Für die Bild Zeitung war es ein Geschenk. Das Zeit Magazin hatte am Tag zuvor ein langes Porträt über Günther Jauch veröffentlicht. Christoph Amend hatte den Fernsehmoderator besucht und ihm in einem ausführlichen Gespräch viele nachdenkliche Sätze über sich und seinen Beruf entlockt. Den Nachrichtenagenturen war es mehrere Meldungen wert; sie titelten: »Günther Jauch will kürzer treten« und »Günther Jauch: Weniger im TV«, und Die Zeit gab eine Pressemitteilung heraus mit mehreren Sätzen Jauchs aus dem Text und dem Angebot, Redaktionen das komplette Interview »für Zitierungen« gern zu zu schicken.

Für die Bild Zeitung, deren Erfolg zu einem großen Teil davon abhängt, mit dem richtigen Thema und der richtigen Schlagzeile am Kiosk zu liegen, war es, wie gesagt, ein Geschenk. »Es wird weniger werden mit mir im Fernsehen…« zitierte sie aus dem Interview und lockte die Leser mit der vielversprechenden Seite-1-Überschrift »Jauch spricht über sein TV-Leben« zum Kauf.

Ausführlich berichtete sie, was Jauch über den richtigen Moment des Abschieds gesagt hatte, über seine Schwierigkeiten, sich Gesichter und Namen zu merken, über das Alter und über die Vergänglichkeit der Prominenz. Sie nannte brav die Quelle, verzichtete auf jedwede eigenen Recherchen oder Gedanken und illustrierte den großen Artikel mit Fotos, die der Sender RTL zur Verfügung stellt.

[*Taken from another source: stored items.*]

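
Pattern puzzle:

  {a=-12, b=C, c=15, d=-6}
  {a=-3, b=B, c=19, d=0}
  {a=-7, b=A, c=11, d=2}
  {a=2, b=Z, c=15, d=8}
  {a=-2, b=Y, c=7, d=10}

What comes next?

A: alternating steps +9, −4, +9, −4, …; -12, -3, -7, 2, -2 → 7.
B goes C, B, A, Z, Y → X (letters move back 1 place in the alphabet, wrapping A→Z).
C: alternating steps +4, −8, +4, −8, …; 15, 19, 11, 15, 7 → 11.
For the d, alternating steps +6, +2, +6, +2, …: -6, 0, 2, 8, 10 → 16.
Combining the parts gives {a=7, b=X, c=11, d=16}.

{a=7, b=X, c=11, d=16}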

Der ganze Aufmacher, mit dem sich Bild an diesem Tag verkaufte, kostete das Blatt ungefähr nichts. Womöglich wäre das nicht so sehr aufgefallen, wenn Mathias Döpfner, der Vorstandsvorsitzende der Axel Springer AG, die die Bild Zeitung herausgibt, nicht wenige Tage zuvor der FAZ den schönen und scheinbar klaren Satz gesagt hätte: »Es kann nicht sein, dass die einen für viel Geld wertvolle Inhalte erstellen und die anderen sie kostenlos kopieren und vermarkten.«

Das richtete sich natürlich nicht gegen die Praktiken der eigenen Zeitung oder Zeitungen überhaupt. Es richtete sich gegen Google. Fast alles, was Verleger und Zeitungslobbyisten in diesen Tagen, Wochen und Monaten an markigen Erklärungen veröffentlichen, richtet sich gegen den Suchmaschinenkonzern, der längst auch ein mächtiger Onlinewerbevermarkter und ein gewaltiges Werbemedium geworden ist. Es ist ihnen unerträglich, dass dieses Unternehmen im Gegensatz zu ihnen im Internet viel Geld verdient – und dafür nicht einmal teure Journalisten (oder billigen Journalistenersatz) bezahlen muss.

Google verdient sein Geld damit, die Inhalte anderer im Netz auffindbar zu machen. Von dieser Dienstleistung profitieren zwar nicht zuletzt die Produzenten dieser Inhalte: teilweise kommt die Hälfte ihrer Leser über Google zu ihnen. Aber weil die Umwandlung dieser Leserzahlen in Werbeeinnahmen mühsamer ist, sind die Verlage unglücklich, wollen ein größeres Stück vom Werbekuchen und schimpfen den neuen Konkurrenten einen Dieb.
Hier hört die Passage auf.